Nasopharyngeal carcinoma (NPC) is one of the malignant epithelial tumors with a high metastasis rate. This study aimed to screen potential novel biomarkers involved in NPC metastasis. Microarray data of locoregionally advanced NPC (LA-NPC; GSE103611) were obtained from the database of Gene Expression Omnibus. The differentially expressed genes (DEGs) between LA-NPC tissues with and without distant metastasis after radical treatment were screened.

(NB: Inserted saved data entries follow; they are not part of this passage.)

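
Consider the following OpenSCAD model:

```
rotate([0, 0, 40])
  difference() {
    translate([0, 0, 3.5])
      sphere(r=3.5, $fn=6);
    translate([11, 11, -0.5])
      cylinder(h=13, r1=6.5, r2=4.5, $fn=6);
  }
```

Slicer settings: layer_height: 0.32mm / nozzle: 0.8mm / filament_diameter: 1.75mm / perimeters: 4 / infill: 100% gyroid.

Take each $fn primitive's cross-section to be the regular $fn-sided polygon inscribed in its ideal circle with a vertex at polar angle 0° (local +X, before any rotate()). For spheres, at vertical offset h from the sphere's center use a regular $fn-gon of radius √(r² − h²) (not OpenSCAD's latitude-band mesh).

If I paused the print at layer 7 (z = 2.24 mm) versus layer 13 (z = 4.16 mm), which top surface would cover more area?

layer 13 (z = 4.16 mm)

Layer 7 (z = 2.24): the r=3.5 sphere slices to a regular 6-gon of circumradius 3.265 (√(r²−h²) with h=1.26 from center) (area = (6/2)·3.265²·sin(360°/6) = 27.70 mm²); the cone at (11, 11) contributes a regular 6-gon of circumradius 6.078 (interpolated between r1=6.5 and r2=4.5 at t=0.211) (area = (6/2)·6.078²·sin(360°/6) = 95.99 mm²); After the difference (first − rest): starting from the r=3.5 sphere (27.70 mm²), the cone at (11, 11) misses the remaining region (no effect) — area = 27.70 mm²; (whole slice rotated 40° about Z — lengths, areas and connectivity unchanged). So its area = 27.70 mm². Layer 13 (z = 4.16): the r=3.5 sphere slices to a regular 6-gon of circumradius 3.437 (√(r²−h²) with h=0.66 from center) (area = (6/2)·3.437²·sin(360°/6) = 30.69 mm²); the cone at (11, 11) contributes a regular 6-gon of circumradius 5.783 (interpolated between r1=6.5 and r2=4.5 at t=0.358) (area = (6/2)·5.783²·sin(360°/6) = 86.89 mm²); After the difference (first − rest): starting from the r=3.5 sphere (30.69 mm²), the cone at (11, 11) misses the remaining region (no effect) — area = 30.69 mm²; (rotated 40° about Z; rotation is an isometry so areas/perimeters/island counts are preserved). So its area = 30.69 mm². Layer 13 is larger (30.69 vs 27.70 mm²).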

Functional analysis was performed and the protein–protein interaction and submodule were analyzed. The univariate Cox regression analysis was performed to identify prognostic genes in NPC in the validation microarray dataset GSE102349. The drug–gene interactions and key genes were identified. Totally, 107 DEGs were identified. The upregulated DEGs and the key nodes in the protein–protein interaction network were associated with pathways or biological processes related to the cell cycle. Four genes including CD44, B2M, PTPN11, and TRIM74 were associated with disease-free survival in NPC. The drug–gene interaction analysis revealed that upregulated genes CXCL10, CD44, B2M, XRCC5, and RPL11 might be potential druggable genes for patients with LA-NPC metastasis by regulating cell cycle, autophagy, and drug resistance. Upregulated CXCL10, CD44, B2M, XRCC5, and RPL11 might play important roles in LA-NPC metastasis by regulating cell cycle-related pathways.